John Bolton’s account of his time in the White House reveals doubts by his colleagues and President Donald Trump about the prospects of the “maximum pressure” policy of oil sanctions toward Venezuela and Iran.
Reminiscences by former members of President Donald Trump’s administration properly belong to the alt-history genre, suggesting that policies advanced since 2017 might have come out differently if only their former boss had heeded their advice.
Hawkish former White House national security adviser John Bolton’s memoir, “The Room Where It Happened,” takes this to the extreme, offering vociferous criticism of Trump, particularly over his inability to execute on regime change plans in Opec producers Iran and Venezuela.
Trump instructed Bolton, when he joined the White House in April 2018, to speed up the implementation of the 2016 campaign pledge to withdraw the US from the “worst deal in history” — the Joint Comprehensive Plan of Action (JCPOA) nuclear deal that lifted oil sanctions against Tehran in exchange for constraints on its nuclear program.
In retrospect, Bolton’s actions were aimed at forcing Tehran into a corner and lashing out by exiting the agreement, which would have persuaded the remaining JCPOA members to match the US sanctions and justified a more forceful US intervention.
But that gambit had two major flaws, even though the reimposition of US oil sanctions and a later ban on Iranian oil exports removed more than 2mn b/d from the global oil market.
Source: The White House
First, Tehran maintained full compliance with the agreement for a full year after the US exit and then selectively breached it in a way that provided an incentive for the EU, Russia and China to try to save it. A series of incidents in the Mideast Gulf last year, starting with attacks on oil tankers and culminating in a rocket and drone barrage aimed at Saudi Aramco’s Abqaiq processing facility, added significant volatility to the oil market. The US blamed Iran for the attacks and boosted its Middle East security presence by 14,000 personnel, despite Trump’s pledge to bring troops home from the region.

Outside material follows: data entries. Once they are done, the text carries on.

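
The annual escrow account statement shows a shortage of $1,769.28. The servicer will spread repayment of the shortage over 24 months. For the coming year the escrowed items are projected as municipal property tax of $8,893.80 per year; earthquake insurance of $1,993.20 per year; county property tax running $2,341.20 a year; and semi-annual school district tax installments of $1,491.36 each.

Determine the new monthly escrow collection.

Municipal property tax: $8,893.80
Earthquake insurance: $1,993.20
County property tax: $2,341.20
School district tax: $1,491.36 × 2 = $2,982.72
Combined annual = $16,210.92
Per month = $16,210.92 / 12 = $1,350.91
Shortage per month = $1,769.28 / 24 = $73.72
New monthly escrow = $1,350.91 + $73.72 = $1,424.63

$1,424.63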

The second flaw in Bolton’s plan was that Trump was reluctant to be drawn into another military conflict in the Middle East. Bolton traces the high point in his anti-Iran jihad to 20 June 2019, when Trump refused to go along with a major retaliatory strike after Iran shot down an unmanned US military drone the previous day — “the most irrational thing I ever witnessed any President do,” Bolton writes.
A room with no view
A similar trajectory followed Bolton’s other regime change project, in Venezuela. Conditions in Caracas in January 2019 seemed ripe for a government change: Maduro’s disputed re-election the previous year allowed the opposition-controlled National Assembly to lay a credible claim to rule the country, which the US and more than 50 other countries immediately recognized. But a year and a half later, Maduro remains in power, and Trump is openly casting doubt on opposition leader Juan Guaido’s wherewithal to overcome Maduro.
“Recriminations after failure are inevitable, and there were plenty to go around, including from Trump directly,” Bolton writes, without owning to any mistakes on his part. The Treasury Department under secretary Stephen Mnuchin “wanted a guarantee we would succeed, with Maduro overthrown, if we imposed sanctions,” out of concern that Caracas would take action against US oil companies in Venezuela.
Source: The White House
Bolton faults secretary of state Mike Pompeo for pulling out US diplomats from Caracas, reducing US influence on the ground, because he “was determined to avoid ‘another Benghazi’ on his watch.” Pompeo’s rise in Republican ranks can be attributed in no small part to his taking part in congressional attacks on then secretary of state Hillary Clinton’s alleged fault in getting four US diplomats killed in Benghazi, Libya in 2011.
Bolton dismisses the most farcical element of his Venezuela policy — encouraging, through a series of tweets, a military coup on 30 April 2019 that was supposed to galvanize support from senior Venezuelan military officers. The coup turned out to be a chimera, easily crushed by the government.
Ignorance is strength
The White House has gone to great lengths to suppress Bolton’s book, primarily because of the harsh light it casts on Trump and an assertion that every foreign policy action the president has taken is colored by his 2020 re-election campaign. But the memoir unwittingly makes Bolton’s former colleagues at the State and Treasury Departments and Trump himself seem more clear-eyed about the consequences of their maximum pressure campaigns. Yet Pompeo and Mnuchin still dutifully denounce Bolton’s “lies” and Trump calls him a “a disgruntled boring fool who only wanted to go to war.”
Opposition from the Pentagon and US intelligence agencies to the JCPOA withdrawal looks justified in retrospect — it has removed constraints on Tehran’s nuclear program and has destabilized the Middle East, just as officials whom Bolton denounces as “the deep state” said it would. And Trump appears to have been right to question the Venezuelan opposition’s chances of success against Maduro.
The “maximum pressure” policies embodied by sanctions cannot be undone under Trump, even though he may be serious about wanting to negotiate with leaders in Tehran and Caracas. The prospect of regime change coming to Washington after the November election must appeal to Iran and Venezuela, but provides no certainty of how a post-Trump administration would change the course on sanctions.